# Miami Blues: Question for DBSTalk Oldtimers



## Nick (Apr 23, 2002)

Miami Blues (1990)
Starring: Alec Baldwin, Jennifer Jason Leigh, Fred Ward

A question for our venerable senior DBSTalkers:

In a scene in "Miami Blues", where Alec Baldwin's character is having his busted left eyebrow sewn up by an old woman, is the woman played by Imogene Coca? If so, she uncredited on IMDB. You may recall, Ms. Coca also played "Aunt Edna" in National Lampoon's "Vacation".

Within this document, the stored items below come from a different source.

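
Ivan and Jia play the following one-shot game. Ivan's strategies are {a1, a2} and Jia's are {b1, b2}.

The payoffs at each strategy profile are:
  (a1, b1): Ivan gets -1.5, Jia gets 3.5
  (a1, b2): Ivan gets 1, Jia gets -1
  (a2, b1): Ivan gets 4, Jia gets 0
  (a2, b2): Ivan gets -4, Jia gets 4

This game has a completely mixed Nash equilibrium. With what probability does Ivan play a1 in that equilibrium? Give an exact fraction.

Let r be the probability that Ivan plays a1. In a completely mixed equilibrium, Jia must be indifferent between b1 and b2.
Jia's expected payoff from b1 is 3.5r; from b2 it is −r + 4(1−r).
Setting these equal: 3.5r = −5r + 4, so r = 8/17.

8/17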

I well remember Imogene Coca from the early '50s when she played opposite Sid Cesar in the tv comedy variety show, "Your Show of Shows".


----------



## Rich (Feb 22, 2007)

Nick said:


> Miami Blues (1990)
> Starring: Alec Baldwin, Jennifer Jason Leigh, Fred Ward
> 
> A question for our venerable senior DBSTalkers:
> ...


I've seen that movie several times and I don't remember seeing Imogene Coca in it. I'd think someone of her stature would be listed on IMDB. I checked her "filmology" and saw no mention of her being in that film.

Rich


----------



## Rich (Feb 22, 2007)

Can't stream the movie, but I put reminders on Can I Stream It so I could watch it when it becomes available. I had a copy of it on a DVD but I can't find it. 

Rich


----------